Allons, enfants de la Patrie …
PRIMENEWS 20.11.2015

Allons, enfants de la Patrie …

Der Ausbruch des sozialistischen Präsidenten der laizistischen Republik Frankreich in sakral-brachiale Kriegsrhetorik erschüttert.

Leitartikel ••• Von Sabine Bretschneider


PROPAGANDA. Frankreich übt sich in Kriegsrhetorik und militaristischer Bildsymbolik. Als Antwort auf einen Kontrahenten, der sich eine in religiöser Verbrämung perfekt maßgeschneiderte Markenidentität zugelegt hat – und seine Werbeclaims trommelt wie ein alter Hase der Markenartikelszene. Ein perfekter Konter: Hier die fahnenschwingenden Ritter des Halbmonds, dort der Präsident, der die Garde abschreitet … und dessen sozialistischer Premierminister, der die „heilige Union” als „in einem Krieg” unverzichtbar beschreibt – und damit Frankreich meint und nicht das vom IS ausgerufene ­„Kalifat”: „So widersteht ein großes Land, eine Demokratie mit unseren Werten dem Terrorismus, dieser Geist des Widerstands, diese Fähigkeit zur Einigkeit, diese heilige Union.”

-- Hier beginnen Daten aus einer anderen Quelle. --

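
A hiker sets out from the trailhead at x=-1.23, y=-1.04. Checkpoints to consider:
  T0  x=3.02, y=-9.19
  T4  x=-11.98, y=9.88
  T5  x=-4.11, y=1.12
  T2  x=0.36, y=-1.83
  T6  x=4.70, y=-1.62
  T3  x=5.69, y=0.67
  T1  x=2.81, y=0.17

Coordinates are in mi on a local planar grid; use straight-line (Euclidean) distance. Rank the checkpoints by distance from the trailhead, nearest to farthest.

T2, T5, T1, T6, T3, T0, T4

Distances from the trailhead:
T2 x=0.36, y=-1.83: 1.8 mi
T5 x=-4.11, y=1.12: 3.6 mi
T1 x=2.81, y=0.17: 4.2 mi
T6 x=4.70, y=-1.62: 6.0 mi
T3 x=5.69, y=0.67: 7.1 mi
T0 x=3.02, y=-9.19: 9.2 mi
T4 x=-11.98, y=9.88: 15.3 mi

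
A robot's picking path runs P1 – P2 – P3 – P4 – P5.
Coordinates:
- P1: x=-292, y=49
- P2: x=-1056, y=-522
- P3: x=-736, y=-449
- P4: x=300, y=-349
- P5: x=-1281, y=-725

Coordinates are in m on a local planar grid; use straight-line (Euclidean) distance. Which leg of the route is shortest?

P2–P3

Leg distances:
P1→P2: 953.8 m
P2→P3: 328.2 m
P3→P4: 1040.8 m
P4→P5: 1625.1 m
The shortest leg is P2–P3 at 328.2 m.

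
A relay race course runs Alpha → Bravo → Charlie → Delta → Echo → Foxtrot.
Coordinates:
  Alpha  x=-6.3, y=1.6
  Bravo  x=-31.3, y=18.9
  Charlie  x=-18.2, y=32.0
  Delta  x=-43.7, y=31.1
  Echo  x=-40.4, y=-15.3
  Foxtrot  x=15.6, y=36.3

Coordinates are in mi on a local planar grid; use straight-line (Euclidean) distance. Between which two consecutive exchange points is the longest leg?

Echo–Foxtrot

Leg distances:
Alpha→Bravo: 30.4 mi
Bravo→Charlie: 18.5 mi
Charlie→Delta: 25.5 mi
Delta→Echo: 46.5 mi
Echo→Foxtrot: 76.1 mi
The longest leg is Echo–Foxtrot at 76.1 mi.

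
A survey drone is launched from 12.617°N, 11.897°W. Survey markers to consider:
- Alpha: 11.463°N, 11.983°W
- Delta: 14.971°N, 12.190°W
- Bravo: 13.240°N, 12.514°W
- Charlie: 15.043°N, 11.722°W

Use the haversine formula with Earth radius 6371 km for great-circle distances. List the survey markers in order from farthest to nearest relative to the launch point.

Charlie, Delta, Alpha, Bravo

Distances from the launch point:
Charlie 15.043°N, 11.722°W: 270.4 km
Delta 14.971°N, 12.190°W: 263.7 km
Alpha 11.463°N, 11.983°W: 128.7 km
Bravo 13.240°N, 12.514°W: 96.3 km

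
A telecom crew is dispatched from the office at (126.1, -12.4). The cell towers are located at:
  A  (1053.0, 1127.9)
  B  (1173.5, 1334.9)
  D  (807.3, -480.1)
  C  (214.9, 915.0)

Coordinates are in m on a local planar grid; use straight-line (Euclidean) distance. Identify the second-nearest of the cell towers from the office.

Distance to each, sorted:
D: 826.3 m
C: 931.6 m
A: 1469.5 m
B: 1706.5 m
The second-nearest is C at 931.6 m.

C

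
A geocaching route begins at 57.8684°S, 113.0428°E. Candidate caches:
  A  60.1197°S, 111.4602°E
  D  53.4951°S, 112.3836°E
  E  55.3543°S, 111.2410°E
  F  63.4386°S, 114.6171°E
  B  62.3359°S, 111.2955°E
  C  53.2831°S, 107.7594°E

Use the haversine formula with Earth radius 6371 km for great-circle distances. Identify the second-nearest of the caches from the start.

Distances from the start (57.8684°S, 113.0428°E):
A: 266.2 km
E: 300.5 km
D: 488.0 km
B: 506.1 km
C: 608.1 km
F: 625.2 km
The second-nearest is E at 300.5 km.

E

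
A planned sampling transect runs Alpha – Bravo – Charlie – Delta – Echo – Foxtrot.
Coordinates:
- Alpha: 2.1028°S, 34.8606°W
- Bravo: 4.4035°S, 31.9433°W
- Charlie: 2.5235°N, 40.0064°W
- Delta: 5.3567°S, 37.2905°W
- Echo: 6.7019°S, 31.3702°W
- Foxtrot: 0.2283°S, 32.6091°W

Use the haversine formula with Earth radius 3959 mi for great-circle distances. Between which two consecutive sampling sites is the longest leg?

Bravo–Charlie

Leg distances:
Alpha→Bravo: 256.5 mi
Bravo→Charlie: 734.2 mi
Charlie→Delta: 575.9 mi
Delta→Echo: 417.3 mi
Echo→Foxtrot: 455.4 mi
The longest leg is Bravo–Charlie at 734.2 mi.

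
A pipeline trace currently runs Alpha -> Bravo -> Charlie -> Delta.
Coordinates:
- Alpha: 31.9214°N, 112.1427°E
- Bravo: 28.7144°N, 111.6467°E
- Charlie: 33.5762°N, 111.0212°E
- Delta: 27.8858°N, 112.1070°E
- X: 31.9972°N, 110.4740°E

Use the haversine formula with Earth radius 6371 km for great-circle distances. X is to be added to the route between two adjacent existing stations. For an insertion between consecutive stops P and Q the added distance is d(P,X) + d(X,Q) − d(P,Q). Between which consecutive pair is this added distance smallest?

Added distance for inserting X between each consecutive pair:
Alpha–Bravo: 179.9 km
Bravo–Charlie: 21.0 km
Charlie–Delta: 25.2 km
Smallest added distance is 21.0 km, inserting between Bravo and Charlie.

between Bravo and Charlie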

„Zu den Waffen, Bürger, formt eure Truppen! (...) Unreines Blut tränke unsere Gräben!” – das wären zum Drüberstreuen ein paar Zeilen aus dem Refrain der Marseillaise, die zurzeit auch ein Comeback in die Populärmusik feiert. Aber wollen wir das? Darf man anmerken, dass diese Inszenierung vollkommen überzogen ist? Wer erinnert sich nicht an den unseligen George Bush sen. und seine „Achse-des-Bösen-Krieg-gegen-den-Terror”-Ansprachen inmitten einer scharfen wirtschaftlichen Rezession und der Post-Mauerfall-Sinnkrise, die uns erst eingebrockt haben, was heute ganz Europa ausbadet?
Staaten, die ohnehin auf morastigem Fundament stehen, noch zusätzlich zu destabilisieren, bringt schlicht gar nichts – außer einer noch zunehmenden Flüchtlingsflut, außer einem sich noch verstärkenden Hass auf den Westen. So langweilig das klingen mag: Der Versuch einer Eindämmung des IS – eventuell auch, indem man eine Art Handelsembargo für die eifrig im- und exportierenden Islamo-Faschisten durchsetzt – wird mit einem geduldigen Trommeln der Werte einer offenen Gesellschaft verbunden sein müssen. Mit einer noch viel lauteren Betonung der liberalen und humanistischen Grundwerte der Großen Nation, mit einer souveränen Weiterverfolgung des laizistischen Kurses, der die vielgeschmähten „Werte” ohne die Verknüpfung mit Religion darstellen kann. Dazu gehören auch verstärkte Bemühungen zur Integration jener, die frustriert und an den Rand gedrängt werden und so leicht als Kanonenfutter missbraucht werden können. Auch mit dem Beginn der Weltwirtschaftskrise 1929 hatte eine Flut an kriegstreiberischer Propaganda eingesetzt, militaristische Bücher gingen wie die warmen Semmeln … Das alles tut kein gut.

Rechts überholt

Was uns jedoch durch den Schwenk Hollandes zum strammen Hardliner erspart bleiben könnte, ist das europaweite Erstarken der Rechtsaußen-Parteien. Mit Maßnahmen wie dem verhängten Ausnahmezustand, Hausarrest für Syrienrückkehrer, Entzug der Staatsbürgerschaft für wegen Terrorvergehen verurteilte Franzosen mit doppelter Nationalität und entsprechenden Verfassungsänderungen nimmt er nicht nur den Konservativen den Wind aus den Segeln, sondern auch der Front National, die außer einem Aufruf zur Formierung eines Lynchmobs auf diesen Maßnahmenkatalog kaum mehr etwas draufsetzen kann. Nochmals die Frage: Wollen wir das?